The brief for this exercise is to use a combination of quality, contrast, direction and colour, to light an object in order to reveal its form.
I am new to studio lighting and to thinking about taking control over the light in an image. However, I had a few attempts at this exercise to try to understand the impact of my decisions about light on my final images. I first selected natural stones as my subject and, using a combination of a hard bright sunlight, a mirror to reflect light back at the subject, and my phone torch, I experimented with exposing shape and texture.
I was surprised at the different effects created by changing the direction and quality of the light. These two images are very different. The stones in the first picture appear crescent shaped. In contrast, in the second image, the shape is more fully exposed and rounder since a fill light from the top has removed the deep shadows.
I attempted this exercise again using a different subject and without the strong natural sunlight of my first attempt. Here are a few images (taken with my phone camera) showing my studio set-up.
I used my A3 white sketch book as a preferred background though I experimented with black as an alternative. I used my remote to prevent camera movement when pressing the shutter since a fairly long exposure was needed. I used the under-cupboard light in my kitchen to provide a downward facing light, an angle-poise light for directional lighting from the right side and a dark towel to prevent unintended light from the left. I experimented with different white balance settings with the idea that a warm light would emphasise the ‘hotness’ of the chillies and adjusted the desk lamp, tilting it forwards to erase shadows. My aim at the time was to try to produce a still life image with minimal shadow. Here are some of my images:
Here are sketches of my lighting set up:
I made a third attempt. The egg images below show the effect of highlighting the subject from behind as well as above. In the second image, light from more than one source has eliminated most of the shadow. In the first image, I turned off the additional side light creating more obvious shadows and changing the appearance of the shape of the eggs.

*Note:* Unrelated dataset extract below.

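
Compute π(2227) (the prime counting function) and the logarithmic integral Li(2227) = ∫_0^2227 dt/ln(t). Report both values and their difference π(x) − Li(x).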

In this final image, below, I created hard shadows through the use of a small front light. This emphasised the flower, creating an interesting shadow behind, but left the rest of the image dark.
Overall, an interesting exercise. Lessons learned are to address white balance and colour more thoroughly – my egg photos are particularly inconsistent, and, in order to fulfil the brief more accurately, to consider differing viewpoint to create unique shots.